Right. This is why we cover sensitive plants in the garden for the first frost. Sudden changes are more harmful than gradual ones.

You can put many indoor plants outside in the summertime, as long as you only take them out for a little while to begin with before you leave them outside all the time.

Temperature (generally) affects how a plant respirates, absorbs water, and grows new cells. Their metabolism can be very tricky, and sudden changes in environment can upset these processes -- usually just delaying them. If you grew two plants next to each other, the one with cold waterings would be a little shorter than one with room temperature water. Flowering plants or bonsai would exhibit very real symptoms, however.

Don't think you're being harmful, bb. If room-temp water is too much of a hassle just forget about it -- the plants are much better off with cold water than with no water at all!
posted by cowbellemoo at 11:38 AM on December 7, 2006

Also realize that most indoor plants are from the tropics originally, where rainfall is always fairly warm.
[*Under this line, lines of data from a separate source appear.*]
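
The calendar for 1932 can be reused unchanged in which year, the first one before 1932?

Two years share a calendar iff Jan 1 falls on the same weekday and both are leap or both are common. 1932: Jan 1 is Friday, leap year.
1931: Jan 1 Thursday, common
1930: Jan 1 Wednesday, common
1929: Jan 1 Tuesday, common
1928: Jan 1 Sunday, leap
1927: Jan 1 Saturday, common
1926: Jan 1 Friday, common
1925: Jan 1 Thursday, common
1924: Jan 1 Tuesday, leap
1923: Jan 1 Monday, common
1922: Jan 1 Sunday, common
1921: Jan 1 Saturday, common
1920: Jan 1 Thursday, leap
1919: Jan 1 Wednesday, common
1918: Jan 1 Tuesday, common
1917: Jan 1 Monday, common
1916: Jan 1 Saturday, leap
1915: Jan 1 Friday, common
1914: Jan 1 Thursday, common
1913: Jan 1 Wednesday, common
1912: Jan 1 Monday, leap
1911: Jan 1 Sunday, common
1910: Jan 1 Saturday, common
1909: Jan 1 Friday, common
1908: Jan 1 Wednesday, leap
1907: Jan 1 Tuesday, common
1906: Jan 1 Monday, common
1905: Jan 1 Sunday, common
1904: Jan 1 Friday, leap
1904 matches on both conditions.

1904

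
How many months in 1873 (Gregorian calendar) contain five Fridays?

A month of length L has five Fridays iff its first Friday is on day ≤ L−28 (so day 1–3 in a 31-day month, 1–2 in a 30-day month, day 1 in a leap February).
Checking each month of 1873: Jan starts Wed (31d) ✓; Feb starts Sat (28d); Mar starts Sat (31d); Apr starts Tue (30d); May starts Thu (31d) ✓; Jun starts Sun (30d); Jul starts Tue (31d); Aug starts Fri (31d) ✓; Sep starts Mon (30d); Oct starts Wed (31d) ✓; Nov starts Sat (30d); Dec starts Mon (31d).
Five-Friday months: January, May, August, October → 4.

4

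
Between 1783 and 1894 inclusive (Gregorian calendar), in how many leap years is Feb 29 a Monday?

Leap years in 1783–1894: 27 of them.
Feb 29 weekday advances by 5 (mod 7) from one leap year to the next four years later (or differs when a century non-leap intervenes).
Leap-day weekdays: 1784:Sun 1788:Fri 1792:Wed 1796:Mon✓ 1804:Wed 1808:Mon✓ 1812:Sat 1816:Thu 1820:Tue 1824:Sun 1828:Fri 1832:Wed 1836:Mon✓ 1840:Sat 1844:Thu 1848:Tue 1852:Sun 1856:Fri 1860:Wed 1864:Mon✓ 1868:Sat 1872:Thu 1876:Tue 1880:Sun 1884:Fri 1888:Wed 1892:Mon✓
Monday: 1796, 1808, 1836, 1864, 1892 → 5.

5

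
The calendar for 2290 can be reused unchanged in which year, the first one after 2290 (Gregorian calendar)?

Two years share a calendar iff Jan 1 falls on the same weekday and both are leap or both are common. 2290: Jan 1 is Wednesday, common year.
2291: Jan 1 Thursday, common
2292: Jan 1 Friday, leap
2293: Jan 1 Sunday, common
2294: Jan 1 Monday, common
2295: Jan 1 Tuesday, common
2296: Jan 1 Wednesday, leap
2297: Jan 1 Friday, common
2298: Jan 1 Saturday, common
2299: Jan 1 Sunday, common
2300: Jan 1 Monday, common
2301: Jan 1 Tuesday, common
2302: Jan 1 Wednesday, common
2302 matches on both conditions.

2302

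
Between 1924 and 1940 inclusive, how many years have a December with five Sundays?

December has 31 days; it has five Sundays when Sunday falls among the first (month-length − 28) days — i.e. when December 1 is one of Sunday/Saturday/Friday.
December 1 by year: 1924:Mon 1925:Tue 1926:Wed 1927:Thu 1928:Sat✓ 1929:Sun✓ 1930:Mon 1931:Tue 1932:Thu 1933:Fri✓ 1934:Sat✓ 1935:Sun✓ 1936:Tue 1937:Wed 1938:Thu 1939:Fri✓ 1940:Sun✓
Years with five Sundays: 1928, 1929, 1933, 1934, 1935, 1939, 1940 → 7.

7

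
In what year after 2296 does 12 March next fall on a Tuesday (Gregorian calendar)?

2301

From one year to the next, a fixed date's weekday advances by 1, or by 2 when a Feb 29 lies between the two dates.
2296: March 12 is Thursday.
2297: Friday (+1)
2298: Saturday (+1)
2299: Sunday (+1)
2300: Monday (+1)
2301: Tuesday (+1)
12 March falls on a Tuesday in 2301.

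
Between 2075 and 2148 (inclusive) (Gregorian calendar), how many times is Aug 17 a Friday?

Track Aug 17's weekday year by year (advancing +1, or +2 across a Feb 29):
  2075: Sat  2076: Mon (+2)  2077: Tue (+1)  2078: Wed (+1)  2079: Thu (+1)
  2080: Sat (+2)  2081: Sun (+1)  2082: Mon (+1)  2083: Tue (+1)  2084: Thu (+2)
  2085: Fri (+1) ✓  2086: Sat (+1)  2087: Sun (+1)  2088: Tue (+2)  … (46 more years) …
  2135: Wed (+1)  2136: Fri (+2) ✓  2137: Sat (+1)  2138: Sun (+1)  2139: Mon (+1)
  2140: Wed (+2)  2141: Thu (+1)  2142: Fri (+1) ✓  2143: Sat (+1)  2144: Mon (+2)
  2145: Tue (+1)  2146: Wed (+1)  2147: Thu (+1)  2148: Sat (+2)
Friday years: 2085, 2091, 2096, 2103, 2108, 2114, 2125, 2131, 2136, 2142 — 10 in total.

10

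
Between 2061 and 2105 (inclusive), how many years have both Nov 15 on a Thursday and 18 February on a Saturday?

2

Check each year's weekday for Nov 15 and 18 February:
  2061: Tue/Fri  2062: Wed/Sat  2063: Thu/Sun  2064: Sat/Mon  2065: Sun/Wed  2066: Mon/Thu  2067: Tue/Fri  2068: Thu/Sat ✓  2069: Fri/Mon  2070: Sat/Tue  2071: Sun/Wed  2072: Tue/Thu  2073: Wed/Sat  2074: Thu/Sun  …(17 more)…  2092: Sat/Mon  2093: Sun/Wed  2094: Mon/Thu  2095: Tue/Fri  2096: Thu/Sat ✓  2097: Fri/Mon  2098: Sat/Tue  2099: Sun/Wed  2100: Mon/Thu  2101: Tue/Fri  2102: Wed/Sat  2103: Thu/Sun  2104: Sat/Mon  2105: Sun/Wed
Both conditions hold in: 2068, 2096 — 2.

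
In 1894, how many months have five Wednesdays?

A month of length L has five Wednesdays iff its first Wednesday is on day ≤ L−28 (so day 1–3 in a 31-day month, 1–2 in a 30-day month, day 1 in a leap February).
Checking each month of 1894: Jan starts Mon (31d) ✓; Feb starts Thu (28d); Mar starts Thu (31d); Apr starts Sun (30d); May starts Tue (31d) ✓; Jun starts Fri (30d); Jul starts Sun (31d); Aug starts Wed (31d) ✓; Sep starts Sat (30d); Oct starts Mon (31d) ✓; Nov starts Thu (30d); Dec starts Sat (31d).
Five-Wednesday months: January, May, August, October → 4.

4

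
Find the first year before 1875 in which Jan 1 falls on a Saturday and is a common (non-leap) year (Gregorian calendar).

1870

Jan 1 advances by 2 weekdays after a leap year and by 1 after a common year.
1875: Jan 1 is Friday.
1874: Thursday
1873: Wednesday
1872: Monday (leap)
1871: Sunday
1870: Saturday
1870 begins on a Saturday and is a common year.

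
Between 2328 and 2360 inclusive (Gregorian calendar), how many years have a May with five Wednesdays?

14

May has 31 days; it has five Wednesdays when Wednesday falls among the first (month-length − 28) days — i.e. when May 1 is one of Wednesday/Tuesday/Monday.
May 1 by year: 2328:Tue✓ 2329:Wed✓ 2330:Thu 2331:Fri 2332:Sun 2333:Mon✓ 2334:Tue✓ 2335:Wed✓ 2336:Fri 2337:Sat 2338:Sun 2339:Mon✓ 2340:Wed✓ 2341:Thu 2342:Fri …(3 more)… 2346:Wed✓ 2347:Thu 2348:Sat 2349:Sun 2350:Mon✓ 2351:Tue✓ 2352:Thu 2353:Fri 2354:Sat 2355:Sun 2356:Tue✓ 2357:Wed✓ 2358:Thu 2359:Fri 2360:Sun
Years with five Wednesdays: 2328, 2329, 2333, 2334, 2335, 2339, 2340, 2344, 2345, 2346, 2350, 2351, 2356, 2357 → 14.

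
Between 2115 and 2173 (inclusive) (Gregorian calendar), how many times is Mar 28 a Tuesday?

Track Mar 28's weekday year by year (advancing +1, or +2 across a Feb 29):
  2115: Thu  2116: Sat (+2)  2117: Sun (+1)  2118: Mon (+1)  2119: Tue (+1) ✓
  2120: Thu (+2)  2121: Fri (+1)  2122: Sat (+1)  2123: Sun (+1)  2124: Tue (+2) ✓
  2125: Wed (+1)  2126: Thu (+1)  2127: Fri (+1)  2128: Sun (+2)  … (31 more years) …
  2160: Fri (+2)  2161: Sat (+1)  2162: Sun (+1)  2163: Mon (+1)  2164: Wed (+2)
  2165: Thu (+1)  2166: Fri (+1)  2167: Sat (+1)  2168: Mon (+2)  2169: Tue (+1) ✓
  2170: Wed (+1)  2171: Thu (+1)  2172: Sat (+2)  2173: Sun (+1)
Tuesday years: 2119, 2124, 2130, 2141, 2147, 2152, 2158, 2169 — 8 in total.

8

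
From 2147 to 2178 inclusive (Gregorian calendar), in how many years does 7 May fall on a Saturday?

Track 7 May's weekday year by year (advancing +1, or +2 across a Feb 29):
  2147: Sun  2148: Tue (+2)  2149: Wed (+1)  2150: Thu (+1)  2151: Fri (+1)
  2152: Sun (+2)  2153: Mon (+1)  2154: Tue (+1)  2155: Wed (+1)  2156: Fri (+2)
  2157: Sat (+1) ✓  2158: Sun (+1)  2159: Mon (+1)  2160: Wed (+2)  … (4 more years) …
  2165: Tue (+1)  2166: Wed (+1)  2167: Thu (+1)  2168: Sat (+2) ✓  2169: Sun (+1)
  2170: Mon (+1)  2171: Tue (+1)  2172: Thu (+2)  2173: Fri (+1)  2174: Sat (+1) ✓
  2175: Sun (+1)  2176: Tue (+2)  2177: Wed (+1)  2178: Thu (+1)
Saturday years: 2157, 2163, 2168, 2174 — 4 in total.

4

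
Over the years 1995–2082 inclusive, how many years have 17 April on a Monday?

Track 17 April's weekday year by year (advancing +1, or +2 across a Feb 29):
  1995: Mon ✓  1996: Wed (+2)  1997: Thu (+1)  1998: Fri (+1)  1999: Sat (+1)
  2000: Mon (+2) ✓  2001: Tue (+1)  2002: Wed (+1)  2003: Thu (+1)  2004: Sat (+2)
  2005: Sun (+1)  2006: Mon (+1) ✓  2007: Tue (+1)  2008: Thu (+2)  … (60 more years) …
  2069: Wed (+1)  2070: Thu (+1)  2071: Fri (+1)  2072: Sun (+2)  2073: Mon (+1) ✓
  2074: Tue (+1)  2075: Wed (+1)  2076: Fri (+2)  2077: Sat (+1)  2078: Sun (+1)
  2079: Mon (+1) ✓  2080: Wed (+2)  2081: Thu (+1)  2082: Fri (+1)
Monday years: 1995, 2000, 2006, 2017, 2023, 2028, 2034, 2045, 2051, 2056, 2062, 2073, 2079 — 13 in total.

13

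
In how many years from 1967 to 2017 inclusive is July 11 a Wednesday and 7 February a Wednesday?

5

Check each year's weekday for July 11 and 7 February:
  1967: Tue/Tue  1968: Thu/Wed  1969: Fri/Fri  1970: Sat/Sat  1971: Sun/Sun  1972: Tue/Mon  1973: Wed/Wed ✓  1974: Thu/Thu  1975: Fri/Fri  1976: Sun/Sat  1977: Mon/Mon  1978: Tue/Tue  1979: Wed/Wed ✓  1980: Fri/Thu  …(23 more)…  2004: Sun/Sat  2005: Mon/Mon  2006: Tue/Tue  2007: Wed/Wed ✓  2008: Fri/Thu  2009: Sat/Sat  2010: Sun/Sun  2011: Mon/Mon  2012: Wed/Tue  2013: Thu/Thu  2014: Fri/Fri  2015: Sat/Sat  2016: Mon/Sun  2017: Tue/Tue
Both conditions hold in: 1973, 1979, 1990, 2001, 2007 — 5.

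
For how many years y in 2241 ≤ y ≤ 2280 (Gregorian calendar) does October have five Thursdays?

October has 31 days; it has five Thursdays when Thursday falls among the first (month-length − 28) days — i.e. when October 1 is one of Thursday/Wednesday/Tuesday.
October 1 by year: 2241:Fri 2242:Sat 2243:Sun 2244:Tue✓ 2245:Wed✓ 2246:Thu✓ 2247:Fri 2248:Sun 2249:Mon 2250:Tue✓ 2251:Wed✓ 2252:Fri 2253:Sat 2254:Sun 2255:Mon …(10 more)… 2266:Mon 2267:Tue✓ 2268:Thu✓ 2269:Fri 2270:Sat 2271:Sun 2272:Tue✓ 2273:Wed✓ 2274:Thu✓ 2275:Fri 2276:Sun 2277:Mon 2278:Tue✓ 2279:Wed✓ 2280:Fri
Years with five Thursdays: 2244, 2245, 2246, 2250, 2251, 2256, 2257, 2261, 2262, 2263, 2267, 2268, 2272, 2273, 2274, 2278, 2279 → 17.

17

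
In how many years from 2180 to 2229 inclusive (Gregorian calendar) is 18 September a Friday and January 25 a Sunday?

6

Check each year's weekday for 18 September and January 25:
  2180: Mon/Tue  2181: Tue/Thu  2182: Wed/Fri  2183: Thu/Sat  2184: Sat/Sun  2185: Sun/Tue  2186: Mon/Wed  2187: Tue/Thu  2188: Thu/Fri  2189: Fri/Sun ✓  2190: Sat/Mon  2191: Sun/Tue  2192: Tue/Wed  2193: Wed/Fri  …(22 more)…  2216: Wed/Thu  2217: Thu/Sat  2218: Fri/Sun ✓  2219: Sat/Mon  2220: Mon/Tue  2221: Tue/Thu  2222: Wed/Fri  2223: Thu/Sat  2224: Sat/Sun  2225: Sun/Tue  2226: Mon/Wed  2227: Tue/Thu  2228: Thu/Fri  2229: Fri/Sun ✓
Both conditions hold in: 2189, 2195, 2201, 2207, 2218, 2229 — 6.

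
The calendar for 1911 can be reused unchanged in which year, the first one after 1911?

1922

Two years share a calendar iff Jan 1 falls on the same weekday and both are leap or both are common. 1911: Jan 1 is Sunday, common year.
1912: Jan 1 Monday, leap
1913: Jan 1 Wednesday, common
1914: Jan 1 Thursday, common
1915: Jan 1 Friday, common
1916: Jan 1 Saturday, leap
1917: Jan 1 Monday, common
1918: Jan 1 Tuesday, common
1919: Jan 1 Wednesday, common
1920: Jan 1 Thursday, leap
1921: Jan 1 Saturday, common
1922: Jan 1 Sunday, common
1922 matches on both conditions.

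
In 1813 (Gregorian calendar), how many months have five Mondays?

4

A month of length L has five Mondays iff its first Monday is on day ≤ L−28 (so day 1–3 in a 31-day month, 1–2 in a 30-day month, day 1 in a leap February).
Checking each month of 1813: Jan starts Fri (31d); Feb starts Mon (28d); Mar starts Mon (31d) ✓; Apr starts Thu (30d); May starts Sat (31d) ✓; Jun starts Tue (30d); Jul starts Thu (31d); Aug starts Sun (31d) ✓; Sep starts Wed (30d); Oct starts Fri (31d); Nov starts Mon (30d) ✓; Dec starts Wed (31d).
Five-Monday months: March, May, August, November → 4.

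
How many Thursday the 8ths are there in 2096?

Check the 8th of each month of 2096: Jan 8: Sun, Feb 8: Wed, Mar 8: Thu, Apr 8: Sun, May 8: Tue, Jun 8: Fri, Jul 8: Sun, Aug 8: Wed, Sep 8: Sat, Oct 8: Mon, Nov 8: Thu, Dec 8: Sat.
Thursday occurs in March, November — 2 months.

2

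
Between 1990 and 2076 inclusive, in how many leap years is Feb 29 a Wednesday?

3

Leap years in 1990–2076: 22 of them.
Feb 29 weekday advances by 5 (mod 7) from one leap year to the next four years later (or differs when a century non-leap intervenes).
Leap-day weekdays: 1992:Sat 1996:Thu 2000:Tue 2004:Sun 2008:Fri 2012:Wed✓ 2016:Mon 2020:Sat 2024:Thu 2028:Tue 2032:Sun 2036:Fri 2040:Wed✓ 2044:Mon 2048:Sat 2052:Thu 2056:Tue 2060:Sun 2064:Fri 2068:Wed✓ 2072:Mon 2076:Sat
Wednesday: 2012, 2040, 2068 → 3.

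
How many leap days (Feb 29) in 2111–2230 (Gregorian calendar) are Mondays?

Leap years in 2111–2230: 29 of them.
Feb 29 weekday advances by 5 (mod 7) from one leap year to the next four years later (or differs when a century non-leap intervenes).
Leap-day weekdays: 2112:Mon✓ 2116:Sat 2120:Thu 2124:Tue 2128:Sun 2132:Fri 2136:Wed 2140:Mon✓ 2144:Sat 2148:Thu 2152:Tue 2156:Sun 2160:Fri …(3 more)… 2176:Thu 2180:Tue 2184:Sun 2188:Fri 2192:Wed 2196:Mon✓ 2204:Wed 2208:Mon✓ 2212:Sat 2216:Thu 2220:Tue 2224:Sun 2228:Fri
Monday: 2112, 2140, 2168, 2196, 2208 → 5.

5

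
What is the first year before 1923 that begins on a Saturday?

1921

Jan 1 advances by 2 weekdays after a leap year and by 1 after a common year.
1923: Jan 1 is Monday.
1922: Sunday
1921: Saturday
1921 begins on a Saturday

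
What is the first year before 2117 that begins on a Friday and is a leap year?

Jan 1 advances by 2 weekdays after a leap year and by 1 after a common year.
2117: Jan 1 is Friday.
2116: Wednesday (leap)
2115: Tuesday
2114: Monday
2113: Sunday
2112: Friday (leap)
2112 begins on a Friday and is a leap year.

2112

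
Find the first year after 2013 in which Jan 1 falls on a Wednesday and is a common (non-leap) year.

Jan 1 advances by 2 weekdays after a leap year and by 1 after a common year.
2013: Jan 1 is Tuesday.
2014: Wednesday
2014 begins on a Wednesday and is a common year.

2014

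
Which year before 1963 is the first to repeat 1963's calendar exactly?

1957

Two years share a calendar iff Jan 1 falls on the same weekday and both are leap or both are common. 1963: Jan 1 is Tuesday, common year.
1962: Jan 1 Monday, common
1961: Jan 1 Sunday, common
1960: Jan 1 Friday, leap
1959: Jan 1 Thursday, common
1958: Jan 1 Wednesday, common
1957: Jan 1 Tuesday, common
1957 matches on both conditions.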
I use this simple rule of thumb, as I'm too lazy to leave water out to come to room temperature: I run the water so it feels just barely cool, not cold on my hand, then use that.
posted by jeff-o-matic at 12:14 PM on December 7, 2006

When I draw a pitcher of water for watering plants, I always let it sit uncovered for a while. Not only does this let the water temp move towards room temperature, but it also lets things like chlorine evaporate from the water.
posted by browse at 2:39 PM on December 7, 2006

Plants are going to soak up moisture from their roots, through the soil. This doesn't happen instantly, so likely unless you're using an extremely warm or cold temperature the water absorbed by the plant is around room temperature anyway since the soil will absorb or provide heat energy to whatever water you pour in.